Over the past sixteen years, this Campaign, our Indigenous Leadership and our allies have provided guidance and solutions to some of the most pressing issues in our communities.
We concur with the Government’s view that Australia can and must do better on the four Priority Reforms and all 17 socio-economic targets.
While we are encouraged by the steps that have been taken across the four improved target areas, it is very clear that a step-change is required if we are to make genuine and sustainable gains.
Since the National Partnership Agreement came into effect, progressing the foundational work for delivering the Closing the Gap Strategy has been the primary focus. We respect the time, care and dedication that has gone into this process.
However, the need to apply this good work is growing greater by the day.
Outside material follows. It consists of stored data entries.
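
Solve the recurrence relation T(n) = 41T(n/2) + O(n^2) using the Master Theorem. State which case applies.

Master Theorem for T(n) = 41T(n/2) + O(n^2):

a = 41, b = 2, c = 2
log_b(a) = log_2(41) = 5.3576

Case 1: c = 2 < log_2(41) = 5.3576
T(n) = O(n^(log_2 41))

For T(n) = 41T(n/2) + O(n^2): log_2(41) = 5.3576. This is Case 1 of the Master Theorem (c < log_b(a), work dominated by leaves), giving O(n^(log_2 41)).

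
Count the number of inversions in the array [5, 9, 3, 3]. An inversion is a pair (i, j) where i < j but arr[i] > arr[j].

Finding inversions in [5, 9, 3, 3]:

(0, 2): arr[0]=5 > arr[2]=3
(0, 3): arr[0]=5 > arr[3]=3
(1, 2): arr[1]=9 > arr[2]=3
(1, 3): arr[1]=9 > arr[3]=3

Total inversions: 4

The array has 4 inversion(s): (0,2), (0,3), (1,2), (1,3). Each pair (i,j) satisfies i < j and arr[i] > arr[j].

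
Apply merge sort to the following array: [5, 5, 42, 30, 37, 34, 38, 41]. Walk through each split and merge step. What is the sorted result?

Merge sort trace:

Split: [5, 5, 42, 30, 37, 34, 38, 41] -> [5, 5, 42, 30] and [37, 34, 38, 41]
  Split: [5, 5, 42, 30] -> [5, 5] and [42, 30]
    Split: [5, 5] -> [5] and [5]
    Merge: [5] + [5] -> [5, 5]
    Split: [42, 30] -> [42] and [30]
    Merge: [42] + [30] -> [30, 42]
  Merge: [5, 5] + [30, 42] -> [5, 5, 30, 42]
  Split: [37, 34, 38, 41] -> [37, 34] and [38, 41]
    Split: [37, 34] -> [37] and [34]
    Merge: [37] + [34] -> [34, 37]
    Split: [38, 41] -> [38] and [41]
    Merge: [38] + [41] -> [38, 41]
  Merge: [34, 37] + [38, 41] -> [34, 37, 38, 41]
Merge: [5, 5, 30, 42] + [34, 37, 38, 41] -> [5, 5, 30, 34, 37, 38, 41, 42]

Final sorted array: [5, 5, 30, 34, 37, 38, 41, 42]

The merge sort proceeds by recursively splitting the array and merging sorted halves.
After all merges, the sorted array is [5, 5, 30, 34, 37, 38, 41, 42].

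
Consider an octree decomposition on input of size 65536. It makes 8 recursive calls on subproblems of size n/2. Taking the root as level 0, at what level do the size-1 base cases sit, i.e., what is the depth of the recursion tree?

For divide and conquer with division factor 2:

Problem sizes at each level:
Level 0: 65536
Level 1: 32768
Level 2: 16384
Level 3: 8192
Level 4: 4096
Level 5: 2048
Level 6: 1024
Level 7: 512
Level 8: 256
Level 9: 128
Level 10: 64
Level 11: 32
Level 12: 16
Level 13: 8
Level 14: 4
Level 15: 2
Level 16: 1

The root is level 0 and the size-1 base case is level 16 (the tree spans levels 0 through 16, i.e. 17 levels counting the root), so the depth is the number of divisions: log_2(65536) = 16

The recursion tree depth is log_2(65536) = 16. At each level, the problem size is divided by 2, so it takes 16 divisions to reduce to a base case of size 1. The algorithm makes 8 recursive calls at each level.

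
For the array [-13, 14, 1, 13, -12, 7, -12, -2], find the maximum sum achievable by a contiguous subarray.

Using Kadane's algorithm on [-13, 14, 1, 13, -12, 7, -12, -2]:

Scanning through the array:
Position 1 (value 14): max_ending_here = 14, max_so_far = 14
Position 2 (value 1): max_ending_here = 15, max_so_far = 15
Position 3 (value 13): max_ending_here = 28, max_so_far = 28
Position 4 (value -12): max_ending_here = 16, max_so_far = 28
Position 5 (value 7): max_ending_here = 23, max_so_far = 28
Position 6 (value -12): max_ending_here = 11, max_so_far = 28
Position 7 (value -2): max_ending_here = 9, max_so_far = 28

Maximum subarray: [14, 1, 13]
Maximum sum: 28

The maximum subarray is [14, 1, 13] with sum 28. This subarray runs from index 1 to index 3.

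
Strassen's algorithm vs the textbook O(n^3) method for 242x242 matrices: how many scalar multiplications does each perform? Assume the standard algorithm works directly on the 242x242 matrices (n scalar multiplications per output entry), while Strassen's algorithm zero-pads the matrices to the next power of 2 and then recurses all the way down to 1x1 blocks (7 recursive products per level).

Matrix multiplication for 242x242 matrices:

Strassen's algorithm requires power-of-2 dimensions. Pad 242x242 to 256x256 (next power of 2).

Standard algorithm: 242^3 = 14172488 multiplications
Strassen's algorithm: 7^(log2(256)) = 7^8 = 5764801 multiplications
Savings: 14172488 - 5764801 = 8407687 multiplications

Standard: 14172488 multiplications (242^3). Strassen: 5764801 multiplications (7^8, after padding to 256x256). Strassen reduces 8 recursive multiplications to 7 at each level.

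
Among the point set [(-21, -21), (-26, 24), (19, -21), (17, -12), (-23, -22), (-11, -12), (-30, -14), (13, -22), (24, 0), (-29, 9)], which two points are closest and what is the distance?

Computing all pairwise distances among 10 points:

d((-21, -21), (-26, 24)) = 45.2769
d((-21, -21), (19, -21)) = 40.0
d((-21, -21), (17, -12)) = 39.0512
d((-21, -21), (-23, -22)) = 2.2361 <-- minimum
d((-21, -21), (-11, -12)) = 13.4536
d((-21, -21), (-30, -14)) = 11.4018
d((-21, -21), (13, -22)) = 34.0147
d((-21, -21), (24, 0)) = 49.6588
d((-21, -21), (-29, 9)) = 31.0483
d((-26, 24), (19, -21)) = 63.6396
d((-26, 24), (17, -12)) = 56.0803
d((-26, 24), (-23, -22)) = 46.0977
d((-26, 24), (-11, -12)) = 39.0
d((-26, 24), (-30, -14)) = 38.2099
d((-26, 24), (13, -22)) = 60.3075
d((-26, 24), (24, 0)) = 55.4617
d((-26, 24), (-29, 9)) = 15.2971
d((19, -21), (17, -12)) = 9.2195
d((19, -21), (-23, -22)) = 42.0119
d((19, -21), (-11, -12)) = 31.3209
d((19, -21), (-30, -14)) = 49.4975
d((19, -21), (13, -22)) = 6.0828
d((19, -21), (24, 0)) = 21.587
d((19, -21), (-29, 9)) = 56.6039
d((17, -12), (-23, -22)) = 41.2311
d((17, -12), (-11, -12)) = 28.0
d((17, -12), (-30, -14)) = 47.0425
d((17, -12), (13, -22)) = 10.7703
d((17, -12), (24, 0)) = 13.8924
d((17, -12), (-29, 9)) = 50.5668
d((-23, -22), (-11, -12)) = 15.6205
d((-23, -22), (-30, -14)) = 10.6301
d((-23, -22), (13, -22)) = 36.0
d((-23, -22), (24, 0)) = 51.8941
d((-23, -22), (-29, 9)) = 31.5753
d((-11, -12), (-30, -14)) = 19.105
d((-11, -12), (13, -22)) = 26.0
d((-11, -12), (24, 0)) = 37.0
d((-11, -12), (-29, 9)) = 27.6586
d((-30, -14), (13, -22)) = 43.7379
d((-30, -14), (24, 0)) = 55.7853
d((-30, -14), (-29, 9)) = 23.0217
d((13, -22), (24, 0)) = 24.5967
d((13, -22), (-29, 9)) = 52.2015
d((24, 0), (-29, 9)) = 53.7587

Closest pair: (-21, -21) and (-23, -22) with distance 2.2361

The closest pair is (-21, -21) and (-23, -22) with Euclidean distance 2.2361. For 10 points, brute-force pairwise comparison is shown above. For large n, the divide-and-conquer algorithm (sort by x, recurse on halves, check the dividing strip) achieves O(n log n).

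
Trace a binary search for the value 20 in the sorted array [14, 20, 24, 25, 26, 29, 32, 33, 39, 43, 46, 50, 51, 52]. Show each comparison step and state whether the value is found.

Binary search for 20 in [14, 20, 24, 25, 26, 29, 32, 33, 39, 43, 46, 50, 51, 52]:

lo=0, hi=13, mid=6, arr[mid]=32 -> 32 > 20, search left half
lo=0, hi=5, mid=2, arr[mid]=24 -> 24 > 20, search left half
lo=0, hi=1, mid=0, arr[mid]=14 -> 14 < 20, search right half
lo=1, hi=1, mid=1, arr[mid]=20 -> Found target at index 1!

Binary search finds 20 at index 1 after 4 comparisons. The search repeatedly halves the search space by comparing with the middle element.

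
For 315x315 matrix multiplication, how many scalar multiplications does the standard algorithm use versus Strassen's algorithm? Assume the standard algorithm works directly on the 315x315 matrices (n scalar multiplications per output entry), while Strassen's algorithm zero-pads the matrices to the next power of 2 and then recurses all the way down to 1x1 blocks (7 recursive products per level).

Matrix multiplication for 315x315 matrices:

Strassen's algorithm requires power-of-2 dimensions. Pad 315x315 to 512x512 (next power of 2).

Standard algorithm: 315^3 = 31255875 multiplications
Strassen's algorithm: 7^(log2(512)) = 7^9 = 40353607 multiplications
Difference: 31255875 - 40353607 = -9097732 (Strassen uses MORE here due to padding overhead — for small or just-over-power-of-2 n, padding can outweigh the per-level savings)

Standard: 31255875 multiplications (315^3). Strassen: 40353607 multiplications (7^9, after padding to 512x512). Strassen reduces 8 recursive multiplications to 7 at each level.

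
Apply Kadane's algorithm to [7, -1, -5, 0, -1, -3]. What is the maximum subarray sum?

Using Kadane's algorithm on [7, -1, -5, 0, -1, -3]:

Scanning through the array:
Position 1 (value -1): max_ending_here = 6, max_so_far = 7
Position 2 (value -5): max_ending_here = 1, max_so_far = 7
Position 3 (value 0): max_ending_here = 1, max_so_far = 7
Position 4 (value -1): max_ending_here = 0, max_so_far = 7
Position 5 (value -3): max_ending_here = -3, max_so_far = 7

Maximum subarray: [7]
Maximum sum: 7

The maximum subarray is [7] with sum 7. This subarray runs from index 0 to index 0.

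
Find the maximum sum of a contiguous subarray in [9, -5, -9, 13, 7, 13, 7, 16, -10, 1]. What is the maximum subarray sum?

Using Kadane's algorithm on [9, -5, -9, 13, 7, 13, 7, 16, -10, 1]:

Scanning through the array:
Position 1 (value -5): max_ending_here = 4, max_so_far = 9
Position 2 (value -9): max_ending_here = -5, max_so_far = 9
Position 3 (value 13): max_ending_here = 13, max_so_far = 13
Position 4 (value 7): max_ending_here = 20, max_so_far = 20
Position 5 (value 13): max_ending_here = 33, max_so_far = 33
Position 6 (value 7): max_ending_here = 40, max_so_far = 40
Position 7 (value 16): max_ending_here = 56, max_so_far = 56
Position 8 (value -10): max_ending_here = 46, max_so_far = 56
Position 9 (value 1): max_ending_here = 47, max_so_far = 56

Maximum subarray: [13, 7, 13, 7, 16]
Maximum sum: 56

The maximum subarray is [13, 7, 13, 7, 16] with sum 56. This subarray runs from index 3 to index 7.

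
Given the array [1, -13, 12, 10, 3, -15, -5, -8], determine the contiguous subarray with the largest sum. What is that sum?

Using Kadane's algorithm on [1, -13, 12, 10, 3, -15, -5, -8]:

Scanning through the array:
Position 1 (value -13): max_ending_here = -12, max_so_far = 1
Position 2 (value 12): max_ending_here = 12, max_so_far = 12
Position 3 (value 10): max_ending_here = 22, max_so_far = 22
Position 4 (value 3): max_ending_here = 25, max_so_far = 25
Position 5 (value -15): max_ending_here = 10, max_so_far = 25
Position 6 (value -5): max_ending_here = 5, max_so_far = 25
Position 7 (value -8): max_ending_here = -3, max_so_far = 25

Maximum subarray: [12, 10, 3]
Maximum sum: 25

The maximum subarray is [12, 10, 3] with sum 25. This subarray runs from index 2 to index 4.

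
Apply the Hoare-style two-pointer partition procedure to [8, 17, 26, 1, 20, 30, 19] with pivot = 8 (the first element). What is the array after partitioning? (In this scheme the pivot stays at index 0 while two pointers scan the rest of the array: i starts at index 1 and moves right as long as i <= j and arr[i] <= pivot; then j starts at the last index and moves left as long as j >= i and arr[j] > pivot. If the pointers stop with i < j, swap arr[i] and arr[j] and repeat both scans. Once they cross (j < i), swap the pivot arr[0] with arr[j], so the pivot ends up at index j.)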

Of those targets where data is available, outcomes have declined across four critical targets: school readiness; adult incarceration; suicide; and children in out-of-home care, and we know that a decline across any target area will only make the work to improving all outcomes more difficult.
The new Priority Reform Areas are central to Closing the Gap, as they set the pre-conditions to achieve socio-economic targets, and provide the potential to drive generational change for First Nations people across Australia.
We need to see action on these Priority Reforms along with a robust evaluation framework that holds each jurisdiction to account on making genuine progress on their commitment to transformation.
“While we cannot ignore the lack of progress on the ground and the further trauma that is creating each and every day, there is a real opportunity before us to change the future. We have a seat at the table and we have a Government who understands that system transformation is inseparable from program effectiveness—that it has been our exclusion and the absence of our voices, that has led to uninformed systems, policies and practices which have caused us harm,” said Commissioner Oscar.
We have a real opportunity to come together to close the gap. The road ahead will not be without obstacles, but if we have the courage to act—to work together towards a shared vision, we know it can be done.
The Campaign calls on governments and all key stakeholders to reflect on the way they currently do business, explore good practice and allyship, and to take real, measurable action to achieve equality for First Nations in Australia.